6. Schedule the Veteran for an examination by an appropriate clinician to determine the nature and etiology of any vascular valvular disorder. The examiner must provide the following opinions:
(a.) Whether vascular valvular disorder is at least as likely as not related to an in-service injury, event, or disease, including during the Veteran’s period of active service from July 1966 to December 1969.
(b.) Whether it is more likely than not that the Veteran incurred a vascular valvular disorder of both lower extremities in the line of duty during a period of either ACDUTRA or INACDUTRA.
(c.) Whether it is more likely than not (i) that the Veteran’s vascular valvular disorder of both lower extremities worsened during a period of ACDUTRA or INACDUTRA, and (ii) that the Veteran’s duties in the signal corps caused the worsening of vascular valvular disorder of both lower extremities during a period of ACDUTRA or INACDUTRA.

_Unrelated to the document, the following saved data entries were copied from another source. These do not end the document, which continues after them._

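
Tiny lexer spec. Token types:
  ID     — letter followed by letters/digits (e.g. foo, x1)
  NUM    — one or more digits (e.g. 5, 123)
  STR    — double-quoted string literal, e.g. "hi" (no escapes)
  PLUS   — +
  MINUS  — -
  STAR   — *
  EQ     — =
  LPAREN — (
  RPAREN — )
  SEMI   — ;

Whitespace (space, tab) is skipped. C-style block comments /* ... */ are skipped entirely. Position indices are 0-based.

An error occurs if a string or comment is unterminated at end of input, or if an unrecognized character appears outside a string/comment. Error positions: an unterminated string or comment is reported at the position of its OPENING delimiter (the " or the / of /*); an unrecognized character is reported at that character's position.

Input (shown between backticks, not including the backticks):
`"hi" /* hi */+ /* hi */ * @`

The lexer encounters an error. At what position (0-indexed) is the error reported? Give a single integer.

pos=0: enter STRING mode
pos=0: emit STR "hi" (now at pos=4)
pos=5: enter COMMENT mode (saw '/*')
exit COMMENT mode (now at pos=13)
pos=13: emit PLUS '+'
pos=15: enter COMMENT mode (saw '/*')
exit COMMENT mode (now at pos=23)
pos=24: emit STAR '*'
pos=26: ERROR — unrecognized char '@'

Answer: 26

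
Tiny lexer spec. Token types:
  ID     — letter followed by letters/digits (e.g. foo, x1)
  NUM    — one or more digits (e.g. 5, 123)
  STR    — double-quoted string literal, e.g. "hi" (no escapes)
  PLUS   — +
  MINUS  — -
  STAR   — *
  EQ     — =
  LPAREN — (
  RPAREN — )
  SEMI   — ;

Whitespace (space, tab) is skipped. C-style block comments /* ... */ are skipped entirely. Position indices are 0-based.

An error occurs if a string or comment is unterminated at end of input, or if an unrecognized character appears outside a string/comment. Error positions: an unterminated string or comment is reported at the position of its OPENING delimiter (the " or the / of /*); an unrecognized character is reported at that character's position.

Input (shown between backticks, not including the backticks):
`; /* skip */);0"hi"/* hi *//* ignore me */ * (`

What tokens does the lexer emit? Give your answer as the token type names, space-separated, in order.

pos=0: emit SEMI ';'
pos=2: enter COMMENT mode (saw '/*')
exit COMMENT mode (now at pos=12)
pos=12: emit RPAREN ')'
pos=13: emit SEMI ';'
pos=14: emit NUM '0' (now at pos=15)
pos=15: enter STRING mode
pos=15: emit STR "hi" (now at pos=19)
pos=19: enter COMMENT mode (saw '/*')
exit COMMENT mode (now at pos=27)
pos=27: enter COMMENT mode (saw '/*')
exit COMMENT mode (now at pos=42)
pos=43: emit STAR '*'
pos=45: emit LPAREN '('
DONE. 7 tokens: [SEMI, RPAREN, SEMI, NUM, STR, STAR, LPAREN]

Answer: SEMI RPAREN SEMI NUM STR STAR LPAREN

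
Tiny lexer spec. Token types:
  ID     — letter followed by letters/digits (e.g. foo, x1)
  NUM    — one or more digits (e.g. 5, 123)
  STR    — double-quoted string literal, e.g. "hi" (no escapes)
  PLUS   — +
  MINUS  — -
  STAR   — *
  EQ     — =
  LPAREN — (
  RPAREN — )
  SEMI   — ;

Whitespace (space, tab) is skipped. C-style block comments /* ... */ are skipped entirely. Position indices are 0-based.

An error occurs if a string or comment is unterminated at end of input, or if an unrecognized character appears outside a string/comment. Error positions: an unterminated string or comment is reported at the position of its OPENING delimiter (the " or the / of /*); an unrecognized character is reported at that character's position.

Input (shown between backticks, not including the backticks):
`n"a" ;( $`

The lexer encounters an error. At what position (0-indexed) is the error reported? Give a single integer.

Answer: 8

Derivation:
pos=0: emit ID 'n' (now at pos=1)
pos=1: enter STRING mode
pos=1: emit STR "a" (now at pos=4)
pos=5: emit SEMI ';'
pos=6: emit LPAREN '('
pos=8: ERROR — unrecognized char '$'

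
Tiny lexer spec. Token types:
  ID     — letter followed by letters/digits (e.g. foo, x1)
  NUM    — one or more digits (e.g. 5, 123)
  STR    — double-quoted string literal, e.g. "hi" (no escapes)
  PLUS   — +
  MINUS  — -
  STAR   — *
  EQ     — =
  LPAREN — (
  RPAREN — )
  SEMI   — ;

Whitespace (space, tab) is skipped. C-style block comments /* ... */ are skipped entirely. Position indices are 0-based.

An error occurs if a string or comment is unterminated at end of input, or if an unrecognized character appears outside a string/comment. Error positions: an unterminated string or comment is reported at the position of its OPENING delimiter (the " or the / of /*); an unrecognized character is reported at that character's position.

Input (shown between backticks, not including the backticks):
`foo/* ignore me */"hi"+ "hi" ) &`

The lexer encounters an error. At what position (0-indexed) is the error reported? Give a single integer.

pos=0: emit ID 'foo' (now at pos=3)
pos=3: enter COMMENT mode (saw '/*')
exit COMMENT mode (now at pos=18)
pos=18: enter STRING mode
pos=18: emit STR "hi" (now at pos=22)
pos=22: emit PLUS '+'
pos=24: enter STRING mode
pos=24: emit STR "hi" (now at pos=28)
pos=29: emit RPAREN ')'
pos=31: ERROR — unrecognized char '&'

Answer: 31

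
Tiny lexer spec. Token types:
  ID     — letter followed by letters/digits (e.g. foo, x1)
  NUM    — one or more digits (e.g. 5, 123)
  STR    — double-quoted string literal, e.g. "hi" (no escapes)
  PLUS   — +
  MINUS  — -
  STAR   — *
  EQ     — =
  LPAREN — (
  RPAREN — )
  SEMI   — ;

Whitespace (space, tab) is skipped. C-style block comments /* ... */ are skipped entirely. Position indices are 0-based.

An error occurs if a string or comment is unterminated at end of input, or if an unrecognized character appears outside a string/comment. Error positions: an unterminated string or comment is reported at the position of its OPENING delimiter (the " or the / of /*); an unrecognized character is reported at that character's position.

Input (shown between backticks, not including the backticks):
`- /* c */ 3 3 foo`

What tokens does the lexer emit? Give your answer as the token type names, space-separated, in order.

Answer: MINUS NUM NUM ID

Derivation:
pos=0: emit MINUS '-'
pos=2: enter COMMENT mode (saw '/*')
exit COMMENT mode (now at pos=9)
pos=10: emit NUM '3' (now at pos=11)
pos=12: emit NUM '3' (now at pos=13)
pos=14: emit ID 'foo' (now at pos=17)
DONE. 4 tokens: [MINUS, NUM, NUM, ID]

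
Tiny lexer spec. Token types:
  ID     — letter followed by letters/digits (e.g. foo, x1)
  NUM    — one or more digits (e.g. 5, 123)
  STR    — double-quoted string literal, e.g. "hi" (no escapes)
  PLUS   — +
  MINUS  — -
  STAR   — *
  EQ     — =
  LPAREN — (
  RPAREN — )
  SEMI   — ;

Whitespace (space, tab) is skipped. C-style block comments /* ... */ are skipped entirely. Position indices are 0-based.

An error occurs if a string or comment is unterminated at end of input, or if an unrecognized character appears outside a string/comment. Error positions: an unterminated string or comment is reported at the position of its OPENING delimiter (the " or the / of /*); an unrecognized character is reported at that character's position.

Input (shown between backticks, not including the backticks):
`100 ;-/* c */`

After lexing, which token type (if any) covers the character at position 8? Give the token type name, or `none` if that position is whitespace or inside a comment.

pos=0: emit NUM '100' (now at pos=3)
pos=4: emit SEMI ';'
pos=5: emit MINUS '-'
pos=6: enter COMMENT mode (saw '/*')
exit COMMENT mode (now at pos=13)
DONE. 3 tokens: [NUM, SEMI, MINUS]
Position 8: char is ' ' -> none

Answer: none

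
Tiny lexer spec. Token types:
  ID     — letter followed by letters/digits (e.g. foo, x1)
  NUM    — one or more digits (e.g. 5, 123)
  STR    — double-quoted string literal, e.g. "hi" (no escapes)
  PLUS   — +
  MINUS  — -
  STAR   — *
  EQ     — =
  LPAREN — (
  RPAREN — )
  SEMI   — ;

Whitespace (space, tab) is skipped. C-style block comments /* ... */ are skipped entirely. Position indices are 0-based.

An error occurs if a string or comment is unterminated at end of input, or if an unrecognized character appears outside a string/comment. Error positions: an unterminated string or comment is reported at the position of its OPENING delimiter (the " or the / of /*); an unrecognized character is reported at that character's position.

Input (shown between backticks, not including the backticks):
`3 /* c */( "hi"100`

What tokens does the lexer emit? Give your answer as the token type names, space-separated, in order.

pos=0: emit NUM '3' (now at pos=1)
pos=2: enter COMMENT mode (saw '/*')
exit COMMENT mode (now at pos=9)
pos=9: emit LPAREN '('
pos=11: enter STRING mode
pos=11: emit STR "hi" (now at pos=15)
pos=15: emit NUM '100' (now at pos=18)
DONE. 4 tokens: [NUM, LPAREN, STR, NUM]

Answer: NUM LPAREN STR NUM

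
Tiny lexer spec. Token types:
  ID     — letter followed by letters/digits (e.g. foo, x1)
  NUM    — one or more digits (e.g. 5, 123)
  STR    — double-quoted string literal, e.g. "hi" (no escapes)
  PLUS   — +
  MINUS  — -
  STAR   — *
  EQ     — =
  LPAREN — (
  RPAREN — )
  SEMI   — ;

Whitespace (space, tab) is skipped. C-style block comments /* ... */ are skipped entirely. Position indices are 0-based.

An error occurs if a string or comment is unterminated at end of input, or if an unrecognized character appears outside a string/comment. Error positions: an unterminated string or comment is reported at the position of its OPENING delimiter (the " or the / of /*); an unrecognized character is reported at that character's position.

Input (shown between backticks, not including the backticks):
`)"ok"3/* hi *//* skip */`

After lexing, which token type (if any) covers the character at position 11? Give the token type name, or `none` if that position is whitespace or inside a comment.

pos=0: emit RPAREN ')'
pos=1: enter STRING mode
pos=1: emit STR "ok" (now at pos=5)
pos=5: emit NUM '3' (now at pos=6)
pos=6: enter COMMENT mode (saw '/*')
exit COMMENT mode (now at pos=14)
pos=14: enter COMMENT mode (saw '/*')
exit COMMENT mode (now at pos=24)
DONE. 3 tokens: [RPAREN, STR, NUM]
Position 11: char is ' ' -> none

Answer: none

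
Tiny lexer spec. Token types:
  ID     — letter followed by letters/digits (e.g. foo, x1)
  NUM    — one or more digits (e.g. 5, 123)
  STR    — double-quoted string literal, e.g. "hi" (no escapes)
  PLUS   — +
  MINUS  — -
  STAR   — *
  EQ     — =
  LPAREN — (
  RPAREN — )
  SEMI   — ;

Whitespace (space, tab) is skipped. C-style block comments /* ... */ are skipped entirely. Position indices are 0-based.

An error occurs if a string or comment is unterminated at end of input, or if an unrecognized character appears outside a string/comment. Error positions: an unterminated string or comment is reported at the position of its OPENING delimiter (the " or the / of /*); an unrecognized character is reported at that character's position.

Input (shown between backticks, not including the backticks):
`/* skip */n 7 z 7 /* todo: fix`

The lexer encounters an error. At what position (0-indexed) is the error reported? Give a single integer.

Answer: 18

Derivation:
pos=0: enter COMMENT mode (saw '/*')
exit COMMENT mode (now at pos=10)
pos=10: emit ID 'n' (now at pos=11)
pos=12: emit NUM '7' (now at pos=13)
pos=14: emit ID 'z' (now at pos=15)
pos=16: emit NUM '7' (now at pos=17)
pos=18: enter COMMENT mode (saw '/*')
pos=18: ERROR — unterminated comment (reached EOF)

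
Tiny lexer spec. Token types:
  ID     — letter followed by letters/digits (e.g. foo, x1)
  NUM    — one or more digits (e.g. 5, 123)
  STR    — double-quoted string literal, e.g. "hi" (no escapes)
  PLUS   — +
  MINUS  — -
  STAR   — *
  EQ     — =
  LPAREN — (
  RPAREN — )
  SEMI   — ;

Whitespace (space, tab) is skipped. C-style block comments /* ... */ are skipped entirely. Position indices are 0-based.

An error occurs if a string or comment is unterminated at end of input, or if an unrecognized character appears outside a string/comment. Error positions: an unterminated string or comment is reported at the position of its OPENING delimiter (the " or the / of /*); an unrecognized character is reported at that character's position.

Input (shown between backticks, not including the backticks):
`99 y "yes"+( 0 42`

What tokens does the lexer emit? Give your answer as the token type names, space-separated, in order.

pos=0: emit NUM '99' (now at pos=2)
pos=3: emit ID 'y' (now at pos=4)
pos=5: enter STRING mode
pos=5: emit STR "yes" (now at pos=10)
pos=10: emit PLUS '+'
pos=11: emit LPAREN '('
pos=13: emit NUM '0' (now at pos=14)
pos=15: emit NUM '42' (now at pos=17)
DONE. 7 tokens: [NUM, ID, STR, PLUS, LPAREN, NUM, NUM]

Answer: NUM ID STR PLUS LPAREN NUM NUM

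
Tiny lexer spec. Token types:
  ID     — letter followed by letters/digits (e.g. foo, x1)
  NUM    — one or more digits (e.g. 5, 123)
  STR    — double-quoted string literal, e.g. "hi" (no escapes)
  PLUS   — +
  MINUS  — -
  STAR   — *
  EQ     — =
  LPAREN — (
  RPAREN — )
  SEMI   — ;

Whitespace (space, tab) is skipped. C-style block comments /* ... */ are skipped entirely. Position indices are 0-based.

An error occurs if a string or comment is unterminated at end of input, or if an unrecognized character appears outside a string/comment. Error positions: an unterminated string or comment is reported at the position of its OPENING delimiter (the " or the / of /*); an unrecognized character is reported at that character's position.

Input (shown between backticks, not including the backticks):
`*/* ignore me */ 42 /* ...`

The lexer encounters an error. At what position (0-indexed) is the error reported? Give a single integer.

Answer: 20

Derivation:
pos=0: emit STAR '*'
pos=1: enter COMMENT mode (saw '/*')
exit COMMENT mode (now at pos=16)
pos=17: emit NUM '42' (now at pos=19)
pos=20: enter COMMENT mode (saw '/*')
pos=20: ERROR — unterminated comment (reached EOF)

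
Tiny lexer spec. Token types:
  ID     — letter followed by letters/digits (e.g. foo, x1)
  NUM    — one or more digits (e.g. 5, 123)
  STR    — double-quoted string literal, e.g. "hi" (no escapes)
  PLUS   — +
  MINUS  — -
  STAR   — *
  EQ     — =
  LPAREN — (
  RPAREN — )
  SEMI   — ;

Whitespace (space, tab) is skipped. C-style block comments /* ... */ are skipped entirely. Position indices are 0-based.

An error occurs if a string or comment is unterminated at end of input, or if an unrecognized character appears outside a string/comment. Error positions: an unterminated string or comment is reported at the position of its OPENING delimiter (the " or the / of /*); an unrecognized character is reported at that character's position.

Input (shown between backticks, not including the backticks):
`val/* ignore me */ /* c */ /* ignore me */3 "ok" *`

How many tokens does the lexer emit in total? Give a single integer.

pos=0: emit ID 'val' (now at pos=3)
pos=3: enter COMMENT mode (saw '/*')
exit COMMENT mode (now at pos=18)
pos=19: enter COMMENT mode (saw '/*')
exit COMMENT mode (now at pos=26)
pos=27: enter COMMENT mode (saw '/*')
exit COMMENT mode (now at pos=42)
pos=42: emit NUM '3' (now at pos=43)
pos=44: enter STRING mode
pos=44: emit STR "ok" (now at pos=48)
pos=49: emit STAR '*'
DONE. 4 tokens: [ID, NUM, STR, STAR]

Answer: 4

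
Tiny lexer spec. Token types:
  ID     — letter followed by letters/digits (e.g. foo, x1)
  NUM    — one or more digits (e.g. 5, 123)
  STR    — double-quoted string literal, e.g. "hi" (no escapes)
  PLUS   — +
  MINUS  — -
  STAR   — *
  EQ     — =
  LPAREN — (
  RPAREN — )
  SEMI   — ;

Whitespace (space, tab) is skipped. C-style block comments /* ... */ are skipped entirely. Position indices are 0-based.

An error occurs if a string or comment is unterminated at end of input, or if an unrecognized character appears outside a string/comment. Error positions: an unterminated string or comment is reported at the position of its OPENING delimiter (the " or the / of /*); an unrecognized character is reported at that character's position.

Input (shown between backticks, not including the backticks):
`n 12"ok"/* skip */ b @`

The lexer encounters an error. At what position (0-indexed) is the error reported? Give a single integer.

Answer: 21

Derivation:
pos=0: emit ID 'n' (now at pos=1)
pos=2: emit NUM '12' (now at pos=4)
pos=4: enter STRING mode
pos=4: emit STR "ok" (now at pos=8)
pos=8: enter COMMENT mode (saw '/*')
exit COMMENT mode (now at pos=18)
pos=19: emit ID 'b' (now at pos=20)
pos=21: ERROR — unrecognized char '@'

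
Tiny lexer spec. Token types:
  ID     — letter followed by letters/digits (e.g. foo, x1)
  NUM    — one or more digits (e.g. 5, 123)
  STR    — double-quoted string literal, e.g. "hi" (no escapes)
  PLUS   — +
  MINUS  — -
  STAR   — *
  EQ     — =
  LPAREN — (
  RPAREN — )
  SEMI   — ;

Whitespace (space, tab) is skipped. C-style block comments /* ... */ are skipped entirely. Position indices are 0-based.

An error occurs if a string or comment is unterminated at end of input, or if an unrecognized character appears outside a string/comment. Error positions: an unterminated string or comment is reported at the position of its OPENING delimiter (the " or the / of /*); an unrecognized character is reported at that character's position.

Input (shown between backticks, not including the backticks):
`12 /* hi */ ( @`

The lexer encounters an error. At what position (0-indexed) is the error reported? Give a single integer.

Answer: 14

Derivation:
pos=0: emit NUM '12' (now at pos=2)
pos=3: enter COMMENT mode (saw '/*')
exit COMMENT mode (now at pos=11)
pos=12: emit LPAREN '('
pos=14: ERROR — unrecognized char '@'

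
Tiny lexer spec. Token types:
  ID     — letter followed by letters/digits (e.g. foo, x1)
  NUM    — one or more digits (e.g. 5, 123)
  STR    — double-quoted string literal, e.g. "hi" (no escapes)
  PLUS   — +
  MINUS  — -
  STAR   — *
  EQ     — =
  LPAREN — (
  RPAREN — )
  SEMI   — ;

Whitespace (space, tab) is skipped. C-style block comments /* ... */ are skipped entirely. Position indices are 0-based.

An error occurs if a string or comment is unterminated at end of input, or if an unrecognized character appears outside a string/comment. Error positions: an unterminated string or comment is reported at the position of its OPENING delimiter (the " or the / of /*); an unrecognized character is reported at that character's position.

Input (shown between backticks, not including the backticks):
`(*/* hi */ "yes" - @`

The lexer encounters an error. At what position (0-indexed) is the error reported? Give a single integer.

pos=0: emit LPAREN '('
pos=1: emit STAR '*'
pos=2: enter COMMENT mode (saw '/*')
exit COMMENT mode (now at pos=10)
pos=11: enter STRING mode
pos=11: emit STR "yes" (now at pos=16)
pos=17: emit MINUS '-'
pos=19: ERROR — unrecognized char '@'

Answer: 19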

(d.) Whether vascular valvular disorder of both lower extremities is at least as likely as not (1) proximately due to a cardiac disorder, left bundle branch block, hypertension, or essential tremor, or (2) aggravated beyond its natural progression by a cardiac disorder, left bundle branch block, hypertension, or essential tremor. If the opinion is that a disability or combination of disabilities aggravated the vascular valvular disorder, the examiner should specify, so far as possible, the degree of disability resulting from such aggravation. All opinions must be supported by a rationale.
7. Schedule the Veteran for an examination by an appropriate clinician to determine the nature and etiology of chronic sinusitis. The examiner must provide the following opinions:
(a.) Whether chronic sinusitis is at least as likely as not related to an in-service injury, event, or disease, including during the Veteran’s period of active service from July 1966 to December 1969.
(b.) Whether it is more likely than not that the Veteran incurred chronic sinusitis in the line of duty during a period of either ACDUTRA or INACDUTRA, to include periods in either 1980 or 1981.
(c.) Whether it is more likely than not (i) that chronic sinusitis worsened during a period of ACDUTRA or INACDUTRA, and (ii) that the Veteran’s duties in the signal corps caused the worsening of chronic sinusitis during a period of ACDUTRA or INACDUTRA.
C. M. COLLINS
Acting Veterans Law Judge
Board of Veterans’ Appeals
Attorney for the Board Douglas M. Humphrey, Associate Counsel
The Board’s decision in this case is binding only with respect to the instant matter decided. This decision is not precedential and does not establish VA policies or interpretations of general applicability. 38 C.F.R. § 20.1303.